- Born: 1949 Detmold, Germany
- Died: 2009 (aged 59–60) California, United States
- Known for: printmaking, illustration

= Claus Sievert =

German-born American printmaker and illustrator

Claus Sievert, nicknamed the "tree guy" (1949–2009) was a German-born American printmaker and illustrator. He was known for his prints highlighting forms and the beauty of nature. He was a founding member of the Graphic Arts Workshop.

== Biography ==
He was born in 1949 in Detmold, Germany. Sievert first travelled to the United States as an American Field Service exchange student in 1966–1967, and attended high school in Fridley, Minnesota. He traveled often, and eventually Sievert moved to San Francisco in 1984, and later settling down in Grass Valley and Nevada City, California.
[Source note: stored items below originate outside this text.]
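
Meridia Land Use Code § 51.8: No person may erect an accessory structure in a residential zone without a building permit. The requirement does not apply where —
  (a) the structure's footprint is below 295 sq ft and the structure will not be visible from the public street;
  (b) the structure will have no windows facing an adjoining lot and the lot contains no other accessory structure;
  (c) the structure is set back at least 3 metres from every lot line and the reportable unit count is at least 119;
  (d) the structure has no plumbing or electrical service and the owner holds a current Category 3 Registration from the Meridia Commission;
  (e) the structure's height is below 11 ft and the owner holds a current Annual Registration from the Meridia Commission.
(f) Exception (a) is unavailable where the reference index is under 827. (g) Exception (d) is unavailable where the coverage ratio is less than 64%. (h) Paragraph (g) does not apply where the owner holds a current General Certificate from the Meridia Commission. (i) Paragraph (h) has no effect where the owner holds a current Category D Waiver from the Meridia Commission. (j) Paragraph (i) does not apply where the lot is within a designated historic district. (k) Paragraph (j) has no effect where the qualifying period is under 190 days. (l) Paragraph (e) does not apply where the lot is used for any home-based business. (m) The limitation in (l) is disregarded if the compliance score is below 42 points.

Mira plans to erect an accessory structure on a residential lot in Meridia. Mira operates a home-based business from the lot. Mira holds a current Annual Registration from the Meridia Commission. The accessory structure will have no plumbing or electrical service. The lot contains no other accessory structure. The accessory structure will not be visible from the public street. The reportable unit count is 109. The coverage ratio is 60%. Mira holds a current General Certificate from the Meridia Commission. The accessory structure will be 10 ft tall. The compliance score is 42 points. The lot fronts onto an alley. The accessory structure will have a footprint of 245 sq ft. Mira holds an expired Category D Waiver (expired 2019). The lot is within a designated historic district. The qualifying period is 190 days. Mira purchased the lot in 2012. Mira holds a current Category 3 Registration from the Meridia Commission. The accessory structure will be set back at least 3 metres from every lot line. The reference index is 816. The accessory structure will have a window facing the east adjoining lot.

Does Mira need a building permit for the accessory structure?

Exception (a) is satisfied on its face — the structure's footprint is 245 sq ft, below the 295 sq ft limit; the structure will not be visible from the street. But applying paragraph (f): (f) operates against (a): the reference index is 816, under the 827 limit. (a) is therefore removed.
Exception (b) does not apply: a window faces an adjoining lot.
Exception (c) does not apply: the reportable unit count is 109, short of 119.
Exception (d): there is no plumbing or electrical service; a current Category 3 Registration is held — every condition holds. As to paragraphs (g)–(k): (g) would limit (d) — the coverage ratio is 60%, less than the 64% limit — but (h) sets (g) aside: (h) operates against (g): a current General Certificate is held. (i), which would lift (h), does not operate here — no current Category D Waiver is held. (d) remains available.
All of (e)'s requirements are met (the structure's height is 10 ft, below the 11 ft limit; a current Annual Registration is held). But: (l) is engaged — a home-based business operates on the lot. (m) is not triggered (the compliance score is 42 points, not below 42 points), so (l) stands. So (e) is unavailable.

No — exception (d) applies; Mira does not need a building permit.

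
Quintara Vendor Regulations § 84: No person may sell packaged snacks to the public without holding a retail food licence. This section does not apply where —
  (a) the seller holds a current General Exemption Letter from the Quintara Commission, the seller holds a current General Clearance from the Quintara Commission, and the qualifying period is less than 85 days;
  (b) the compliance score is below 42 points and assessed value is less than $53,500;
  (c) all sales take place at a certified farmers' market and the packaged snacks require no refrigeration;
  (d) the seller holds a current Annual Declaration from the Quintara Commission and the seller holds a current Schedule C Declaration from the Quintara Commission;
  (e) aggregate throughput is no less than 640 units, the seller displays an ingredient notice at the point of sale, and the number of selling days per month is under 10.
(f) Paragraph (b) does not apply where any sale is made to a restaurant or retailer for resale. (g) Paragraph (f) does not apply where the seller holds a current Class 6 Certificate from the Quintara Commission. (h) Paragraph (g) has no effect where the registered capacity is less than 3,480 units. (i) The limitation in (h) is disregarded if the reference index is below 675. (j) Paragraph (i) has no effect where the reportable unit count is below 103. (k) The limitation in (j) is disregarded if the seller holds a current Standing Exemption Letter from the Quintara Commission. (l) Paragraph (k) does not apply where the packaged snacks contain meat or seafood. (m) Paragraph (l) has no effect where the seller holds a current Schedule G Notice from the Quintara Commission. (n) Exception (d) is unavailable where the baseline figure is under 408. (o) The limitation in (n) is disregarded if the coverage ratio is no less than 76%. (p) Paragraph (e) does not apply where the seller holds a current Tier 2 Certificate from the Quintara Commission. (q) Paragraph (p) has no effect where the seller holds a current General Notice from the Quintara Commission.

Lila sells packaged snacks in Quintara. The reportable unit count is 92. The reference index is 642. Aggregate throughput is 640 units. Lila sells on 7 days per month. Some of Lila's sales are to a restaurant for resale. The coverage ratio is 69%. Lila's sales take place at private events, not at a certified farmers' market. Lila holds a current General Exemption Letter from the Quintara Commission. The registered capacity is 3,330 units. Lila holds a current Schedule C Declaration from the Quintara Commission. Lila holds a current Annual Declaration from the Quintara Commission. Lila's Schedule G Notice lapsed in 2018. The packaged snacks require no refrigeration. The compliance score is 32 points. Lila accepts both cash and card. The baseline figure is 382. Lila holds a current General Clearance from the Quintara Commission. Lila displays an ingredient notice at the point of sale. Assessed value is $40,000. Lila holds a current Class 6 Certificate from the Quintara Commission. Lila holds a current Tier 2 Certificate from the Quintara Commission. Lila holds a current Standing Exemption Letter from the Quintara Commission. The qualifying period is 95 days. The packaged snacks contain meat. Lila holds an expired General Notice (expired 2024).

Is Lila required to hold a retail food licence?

Yes — Lila must hold a retail food licence.

Exception (a) requires that the qualifying period is less than 85 days; but the qualifying period is 95 days, not less than 85 days, so (a) is unavailable.
Exception (b) is satisfied on its face — the compliance score is 32 points, below the 42 points limit; assessed value is $40,000, less than the $53,500 limit. But applying paragraphs (f)–(m): (f) is triggered — some sales are to a restaurant for resale. (g) would limit (f) — a current Class 6 Certificate is held — but (h) sets (g) aside: (h) is engaged — the registered capacity is 3,330 units, less than the 3,480 units limit. (i) would limit (h) — the reference index is 642, below the 675 limit — but (j) sets (i) aside: (j) is engaged — the reportable unit count is 92, below the 103 limit. (k) would limit (j) — a current Standing Exemption Letter is held — but (l) sets (k) aside: (l) operates against (k): the packaged snacks contain meat. (m) does not operate here (the Schedule G Notice is not current), so (l) stands. So (b) is unavailable.
Exception (c) does not apply: sales are at private events, not a certified farmers' market.
Exception (d)'s conditions are all satisfied: a current Annual Declaration is held; a current Schedule C Declaration is held. Turning to paragraphs (n)–(o): (n) operates against (d): the baseline figure is 382, under the 408 limit. (o) is not triggered (the coverage ratio is 69%, short of 76%), so (n) stands. Exception (d) does not apply.
All of (e)'s requirements are met (aggregate throughput is 640 units, meeting the 640 units threshold; an ingredient notice is displayed; the number of selling days per month is 7, under the 10 limit). But applying paragraphs (p)–(q): (p) operates — a current Tier 2 Certificate is held. (q), which would lift (p), does not operate here — there is no General Notice in force. Exception (e) does not apply.
No exception is made out. Lila falls within the general rule.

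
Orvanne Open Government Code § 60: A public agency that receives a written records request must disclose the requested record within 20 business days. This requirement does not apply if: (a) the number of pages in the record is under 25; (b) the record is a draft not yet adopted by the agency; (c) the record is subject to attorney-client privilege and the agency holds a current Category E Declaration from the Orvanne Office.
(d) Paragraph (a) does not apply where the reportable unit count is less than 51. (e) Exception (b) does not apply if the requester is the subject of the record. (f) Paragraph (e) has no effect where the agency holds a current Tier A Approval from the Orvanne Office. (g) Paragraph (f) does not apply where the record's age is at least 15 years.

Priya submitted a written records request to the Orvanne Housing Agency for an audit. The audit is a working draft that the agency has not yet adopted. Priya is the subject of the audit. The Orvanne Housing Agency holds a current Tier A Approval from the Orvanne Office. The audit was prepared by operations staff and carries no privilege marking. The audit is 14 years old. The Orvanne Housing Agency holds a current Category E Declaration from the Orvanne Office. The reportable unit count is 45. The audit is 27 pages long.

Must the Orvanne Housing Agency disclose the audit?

No — exception (b) applies; the Orvanne Housing Agency is not required to disclose the audit.

Exception (a) requires that the number of pages in the record is under 25; but the number of pages in the record is 27, not under 25, so (a) is unavailable.
Exception (b) is satisfied on its face — the audit is an unadopted draft. Considering the limiting provisions: (e) operates (Priya is the subject of the audit), but is itself disapplied by (f): (f) operates — a current Tier A Approval is held. (g), which would lift (f), is not triggered — the record's age is 14 years, short of 15 years. Exception (b) stands.
Exception (c) requires that the record is subject to attorney-client privilege; but the audit carries no privilege marking, so (c) is unavailable.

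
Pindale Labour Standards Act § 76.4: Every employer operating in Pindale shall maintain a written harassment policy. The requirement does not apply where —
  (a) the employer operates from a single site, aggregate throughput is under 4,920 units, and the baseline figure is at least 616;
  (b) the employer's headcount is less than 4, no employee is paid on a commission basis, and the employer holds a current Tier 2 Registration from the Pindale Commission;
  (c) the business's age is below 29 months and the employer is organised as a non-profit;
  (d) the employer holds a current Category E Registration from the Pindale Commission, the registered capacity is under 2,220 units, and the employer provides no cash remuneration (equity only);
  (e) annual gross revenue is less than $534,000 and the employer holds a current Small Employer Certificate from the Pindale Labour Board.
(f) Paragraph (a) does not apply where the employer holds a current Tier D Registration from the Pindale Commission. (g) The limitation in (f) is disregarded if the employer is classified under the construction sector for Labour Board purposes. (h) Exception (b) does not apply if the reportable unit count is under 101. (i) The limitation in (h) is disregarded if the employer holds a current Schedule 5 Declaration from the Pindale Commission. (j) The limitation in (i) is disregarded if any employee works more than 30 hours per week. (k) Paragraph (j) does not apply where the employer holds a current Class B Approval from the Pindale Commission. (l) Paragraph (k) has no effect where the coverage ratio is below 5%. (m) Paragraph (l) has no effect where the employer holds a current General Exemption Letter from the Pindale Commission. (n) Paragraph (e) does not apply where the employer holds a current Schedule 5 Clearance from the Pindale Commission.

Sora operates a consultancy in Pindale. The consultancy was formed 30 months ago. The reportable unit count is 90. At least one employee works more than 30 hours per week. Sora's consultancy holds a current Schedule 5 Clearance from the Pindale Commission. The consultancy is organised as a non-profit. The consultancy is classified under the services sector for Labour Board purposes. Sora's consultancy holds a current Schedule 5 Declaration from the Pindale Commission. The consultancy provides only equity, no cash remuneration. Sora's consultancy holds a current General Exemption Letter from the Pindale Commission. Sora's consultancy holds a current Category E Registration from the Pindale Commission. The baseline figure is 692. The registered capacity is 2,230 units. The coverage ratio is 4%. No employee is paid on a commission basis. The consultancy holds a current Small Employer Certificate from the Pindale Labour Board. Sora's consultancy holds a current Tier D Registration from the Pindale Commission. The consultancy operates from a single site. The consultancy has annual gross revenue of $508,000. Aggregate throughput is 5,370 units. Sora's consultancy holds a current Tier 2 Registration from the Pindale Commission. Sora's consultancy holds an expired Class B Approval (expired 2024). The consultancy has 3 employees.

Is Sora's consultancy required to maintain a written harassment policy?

Exception (a) requires that aggregate throughput is under 4,920 units; but aggregate throughput is 5,370 units, not under 4,920 units, so (a) is unavailable.
Exception (b) is satisfied on its face — the employer's headcount is 3, less than the 4 limit; no employee is paid on commission; a current Tier 2 Registration is held. But: (h) is triggered — the reportable unit count is 90, under the 101 limit. (i) would limit (h) — a current Schedule 5 Declaration is held — but (j) sets (i) aside: (j) is triggered — at least one employee exceeds 30 hours/week. (k) is not engaged (there is no Class B Approval in force), so (j) stands. (b) is therefore removed.
Exception (c) does not apply: the business's age is 30 months, not below 29 months.
Exception (d) fails — the registered capacity is 2,230 units, not under 2,220 units.
Exception (e): annual gross revenue is $508,000, less than the $534,000 limit; a current Small Employer Certificate is held — every condition holds. But applying paragraph (n): (n) operates against (e): a current Schedule 5 Clearance is held. Exception (e) does not apply.
No exception displaces § 76.4.

Yes — Sora's consultancy must maintain a written harassment policy.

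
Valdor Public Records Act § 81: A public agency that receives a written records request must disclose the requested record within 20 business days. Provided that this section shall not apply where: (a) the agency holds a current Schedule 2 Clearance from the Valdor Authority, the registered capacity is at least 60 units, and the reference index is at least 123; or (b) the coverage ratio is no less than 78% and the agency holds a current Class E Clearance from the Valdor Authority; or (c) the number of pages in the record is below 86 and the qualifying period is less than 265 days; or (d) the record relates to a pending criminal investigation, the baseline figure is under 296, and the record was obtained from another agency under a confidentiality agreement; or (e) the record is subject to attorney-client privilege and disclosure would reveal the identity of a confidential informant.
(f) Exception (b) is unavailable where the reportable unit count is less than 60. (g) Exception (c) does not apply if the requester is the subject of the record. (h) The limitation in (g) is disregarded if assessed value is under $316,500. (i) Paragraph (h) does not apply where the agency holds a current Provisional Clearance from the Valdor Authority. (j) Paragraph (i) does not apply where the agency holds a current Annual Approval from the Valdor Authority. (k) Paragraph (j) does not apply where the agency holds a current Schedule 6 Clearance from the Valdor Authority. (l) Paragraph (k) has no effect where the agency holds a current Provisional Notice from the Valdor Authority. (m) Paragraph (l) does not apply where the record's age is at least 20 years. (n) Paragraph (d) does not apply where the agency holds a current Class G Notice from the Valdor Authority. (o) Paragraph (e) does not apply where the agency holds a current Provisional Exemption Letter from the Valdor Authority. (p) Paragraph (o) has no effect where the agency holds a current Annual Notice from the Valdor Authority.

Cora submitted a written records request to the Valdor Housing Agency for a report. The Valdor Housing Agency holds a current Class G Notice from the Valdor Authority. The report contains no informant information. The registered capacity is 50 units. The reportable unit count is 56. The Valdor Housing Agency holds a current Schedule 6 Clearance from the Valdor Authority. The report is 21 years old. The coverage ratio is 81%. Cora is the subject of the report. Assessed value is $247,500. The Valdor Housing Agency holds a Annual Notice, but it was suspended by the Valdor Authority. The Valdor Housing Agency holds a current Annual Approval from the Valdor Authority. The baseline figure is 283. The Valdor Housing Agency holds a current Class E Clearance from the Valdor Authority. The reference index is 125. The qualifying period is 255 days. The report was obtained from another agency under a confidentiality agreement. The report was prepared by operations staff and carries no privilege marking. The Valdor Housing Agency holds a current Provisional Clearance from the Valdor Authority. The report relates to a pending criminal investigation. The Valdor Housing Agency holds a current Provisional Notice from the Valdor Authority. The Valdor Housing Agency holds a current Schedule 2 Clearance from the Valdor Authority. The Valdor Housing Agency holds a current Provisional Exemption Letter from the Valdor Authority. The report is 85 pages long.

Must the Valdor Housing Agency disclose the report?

Exception (a) fails — the registered capacity is 50 units, short of 60 units.
Exception (b) is satisfied on its face — the coverage ratio is 81%, meeting the 78% threshold; a current Class E Clearance is held. Turning to paragraph (f): (f) operates against (b): the reportable unit count is 56, less than the 60 limit. So (b) is unavailable.
Exception (c)'s conditions are all satisfied: the number of pages in the record is 85, below the 86 limit; the qualifying period is 255 days, less than the 265 days limit. However, paragraphs (g)–(m) must be considered: (g) operates against (c): Cora is the subject of the report. (h) would limit (g) — assessed value is $247,500, under the $316,500 limit — but (i) sets (h) aside: (i) applies — a current Provisional Clearance is held. (j) would limit (i) — a current Annual Approval is held — but (k) sets (j) aside: (k) is engaged — a current Schedule 6 Clearance is held. (l) applies (a current Provisional Notice is held), but is set aside by (m): (m) is engaged — the record's age is 21 years, meeting the 20 years threshold. (c) is therefore removed.
Exception (d) is satisfied on its face — the report relates to a pending investigation; the baseline figure is 283, under the 296 limit; the report was obtained under a confidentiality agreement. But applying paragraph (n): (n) operates — a current Class G Notice is held. So (d) is unavailable.
Exception (e) fails — the report carries no privilege marking.
No exception displaces § 81.

Yes — the Valdor Housing Agency must disclose the report.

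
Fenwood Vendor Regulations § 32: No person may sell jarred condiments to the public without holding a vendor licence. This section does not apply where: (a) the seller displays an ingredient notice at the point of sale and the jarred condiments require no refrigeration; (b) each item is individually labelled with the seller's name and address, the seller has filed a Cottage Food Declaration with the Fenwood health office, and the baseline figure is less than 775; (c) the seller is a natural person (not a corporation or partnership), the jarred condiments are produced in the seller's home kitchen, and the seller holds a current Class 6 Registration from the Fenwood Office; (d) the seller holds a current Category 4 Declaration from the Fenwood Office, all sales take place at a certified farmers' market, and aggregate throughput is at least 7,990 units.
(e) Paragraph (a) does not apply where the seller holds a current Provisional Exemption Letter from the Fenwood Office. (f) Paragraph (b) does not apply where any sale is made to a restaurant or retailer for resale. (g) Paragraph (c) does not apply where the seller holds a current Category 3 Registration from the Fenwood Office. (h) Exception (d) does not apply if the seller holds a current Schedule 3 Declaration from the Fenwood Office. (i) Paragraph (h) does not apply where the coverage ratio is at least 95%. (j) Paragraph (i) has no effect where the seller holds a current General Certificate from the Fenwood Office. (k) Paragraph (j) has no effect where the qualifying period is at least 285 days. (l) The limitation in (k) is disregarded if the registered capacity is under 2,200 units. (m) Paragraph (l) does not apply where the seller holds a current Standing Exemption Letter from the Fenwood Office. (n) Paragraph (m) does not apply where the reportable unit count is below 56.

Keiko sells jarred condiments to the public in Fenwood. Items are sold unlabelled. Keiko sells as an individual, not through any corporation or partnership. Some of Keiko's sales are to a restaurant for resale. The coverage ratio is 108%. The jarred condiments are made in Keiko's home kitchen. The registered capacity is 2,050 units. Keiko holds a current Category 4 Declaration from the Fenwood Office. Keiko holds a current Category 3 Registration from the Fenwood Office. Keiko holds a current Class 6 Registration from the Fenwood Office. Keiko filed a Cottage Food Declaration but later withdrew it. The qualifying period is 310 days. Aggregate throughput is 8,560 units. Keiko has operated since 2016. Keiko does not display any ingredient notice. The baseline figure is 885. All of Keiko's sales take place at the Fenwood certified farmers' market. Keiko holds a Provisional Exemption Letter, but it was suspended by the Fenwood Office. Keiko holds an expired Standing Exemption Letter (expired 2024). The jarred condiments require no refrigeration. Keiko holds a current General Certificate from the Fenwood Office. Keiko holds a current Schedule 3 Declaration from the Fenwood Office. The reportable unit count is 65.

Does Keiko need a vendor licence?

Yes — Keiko must hold a vendor licence.

Exception (a) requires that the seller displays an ingredient notice at the point of sale; but no ingredient notice is displayed, so (a) is unavailable.
Exception (b) requires that each item is individually labelled with the seller's name and address; but items are sold unlabelled, so (b) is unavailable.
Exception (c): the seller is a natural person; the jarred condiments are home-kitchen produced; a current Class 6 Registration is held — every condition holds. Turning to paragraph (g): (g) operates against (c): a current Category 3 Registration is held. So (c) is unavailable.
Exception (d): a current Category 4 Declaration is held; all sales are at a certified farmers' market; aggregate throughput is 8,560 units, meeting the 7,990 units threshold — every condition holds. But: (h) operates against (d): a current Schedule 3 Declaration is held. (i) would limit (h) — the coverage ratio is 108%, meeting the 95% threshold — but (j) sets (i) aside: (j) operates against (i): a current General Certificate is held. (k) applies (the qualifying period is 310 days, meeting the 285 days threshold), but is displaced by (l): (l) is engaged — the registered capacity is 2,050 units, under the 2,200 units limit. (m), which would lift (l), is inapplicable — no current Standing Exemption Letter is held. Exception (d) does not apply.
No exception applies. The general rule governs.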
Sievert created etchings and hand colored them, and the subject of many works were local trees of Sierra Nevada, he was specifically inspired by the Pinus jeffreyi tree. Claus Sievert illustrated books through Sky Pony Press.

He died March 12, 2009, at the age of 59, after being hit in his car by a drunk driver on California State Route 49.

Sievert's art is featured in various public museum collections including the Fine Arts Museums of San Francisco (FAMSF), Oakland Museum of California, among others.